Classic Album Review: LeAnn Rimes | I Need You

The teenage powerhouse ditches country for bubblegum pop on this dismal offering.

This album came out back in 2001. Here’s what I said about it then (with some minor editing):

 


Kids these days. Five years ago in 1996, LeAnn Rimes sounded like she wanted to grow up to be the next Patsy Cline. Not any more. Now that she has finally grown up, more or less — Rimes turned 18 in August, 2000 — she’s apparently decided on a different role model: Britney Spears.

Not that you should necessarily expect to see LeAnn stripping down to her skivvies and caressing a giant python on TV award shows anytime soon (at least I hope not). But on her sixth album I Need You, Rimes makes it clear that at this stage in her career, she’s less interested in the rich, authentic sounds of country music than she is with the artificial, shallow world of bubblegum pop.

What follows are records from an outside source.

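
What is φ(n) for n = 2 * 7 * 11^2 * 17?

φ(28798) = 28798 · (1 − 1/2) · (1 − 1/7) · (1 − 1/11) · (1 − 1/17)
       = 28798 · 960/2618 = 10560.

10560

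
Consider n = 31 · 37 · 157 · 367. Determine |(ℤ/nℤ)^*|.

61663680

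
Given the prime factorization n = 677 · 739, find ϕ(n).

498888

φ(500303) = 500303 · (1 − 1/677) · (1 − 1/739)
       = 500303 · 498888/500303 = 498888.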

The results are as disappointing as you’d expect. Perhaps even worse, if you’re a country fan. There’s nary a fiddle, a walking bass line or a country cover to be found on I Need You’s 10 tracks. Instead, they’ve been replaced by the sterile drum machines, stabbing synthesizers and cheeseball songcraft of a million bad Top 40 dance-pop singles and adult contemporary ballads.

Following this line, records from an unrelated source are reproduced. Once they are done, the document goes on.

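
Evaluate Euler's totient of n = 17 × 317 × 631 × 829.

2637411840

φ(2818980511) = 2818980511 · (1 − 1/17) · (1 − 1/317) · (1 − 1/631) · (1 − 1/829)
       = 2818980511 · 2637411840/2818980511 = 2637411840.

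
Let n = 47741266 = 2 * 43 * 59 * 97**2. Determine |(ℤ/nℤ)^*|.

22684032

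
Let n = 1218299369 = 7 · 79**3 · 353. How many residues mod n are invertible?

φ(1218299369) = 1218299369 · (1 − 1/7) · (1 − 1/79) · (1 − 1/353)
       = 1218299369 · 164736/195209 = 1028117376.

1028117376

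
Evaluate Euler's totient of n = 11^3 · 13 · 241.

φ(11^3) = 11^3 − 11^2 = 1331 − 121 = 1210.
φ(13) = 13 − 1 = 12.
φ(241) = 241 − 1 = 240.
Multiply: 1210 · 12 · 240 = 3484800.

3484800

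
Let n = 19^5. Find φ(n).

φ(19^5) = 19^4·(19−1) = 130321·18 = 2345778.

2345778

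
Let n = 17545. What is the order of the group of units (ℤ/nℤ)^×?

12320

17545 = 5 × 11**2 × 29.
φ(17545) = 17545 · (1 − 1/5) · (1 − 1/11) · (1 − 1/29)
       = 17545 · 1120/1595 = 12320.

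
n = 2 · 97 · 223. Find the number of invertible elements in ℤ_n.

φ(43262) = 43262 · (1 − 1/2) · (1 − 1/97) · (1 − 1/223)
       = 43262 · 21312/43262 = 21312.

21312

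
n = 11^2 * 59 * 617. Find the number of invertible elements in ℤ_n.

3930080

φ(11^2) = 11^1·(11−1) = 11·10 = 110.
φ(59) = 59 − 1 = 58.
φ(617) = 617 − 1 = 616.
Multiply: 110 · 58 · 616 = 3930080.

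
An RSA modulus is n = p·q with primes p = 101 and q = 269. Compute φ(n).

26800

φ(n) = (p − 1)(q − 1) = (101−1)(269−1) = 100·268 = 26800.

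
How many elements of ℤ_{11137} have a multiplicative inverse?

9072

Factor 11137: 11137 = 7 · 37 · 43.
φ(11137) = 11137 · (1 − 1/7) · (1 − 1/37) · (1 − 1/43)
       = 11137 · 9072/11137 = 9072.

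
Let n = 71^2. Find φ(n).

φ(5041) = 5041 · (1 − 1/71)
       = 5041 · 70/71 = 4970.

4970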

Even worse, many of these bad Top 40 dance-pop singles and adult contemporary ballads were penned by pop fluffmistress Diane Warren, who has done for the art of songwriting what Taco Bell did for Mexican cuisine. For my money, just one of Warren’s treacly, cliche, overwrought musical hairballs is enough to ruin most albums; I Need You has no less than three: the ballads But I Do Love You and Soon and the uptempo Can’t Fight the Moonlight, whose familiar-sounding chorus and discotronic production make it clear that it needs a different title — Oops! … I Rewrote a Britney Spears Song. Written in the Stars, a duet with Elton John from his year-old Aida album, doesn’t help matters any. Only a couple of tracks — notably Love Must Be Telling Me Something — offer a brief country-rock respite from the rest of I Need You’s relentless Cheez Whiz onslaught. It’s so blandly awful, you wish Rimes were still underage, if only so she could be sent to her room without her supper.

Thankfully and somewhat predictably, the only component of I Need You that doesn’t disappoint is Rimes’ voice. It was remarkable when she first unleashed it on the music world at age 13 — now, it’s grown into a spectacular instrument which she continues to wield with grace and subtlety. But hearing her waste it on junk like this is like listening to Jerry Lee Lewis play Chopsticks. Sure she sounds good, but what’s the point? That she can beat the Britneys and Xtinas at their own game? Well, OK, point taken, LeAnn. Now go pick on somebody your own size.

The only saving grace of I Need You is that it’s mercifully short — less than 40 minutes. Trust me, nobody needs this.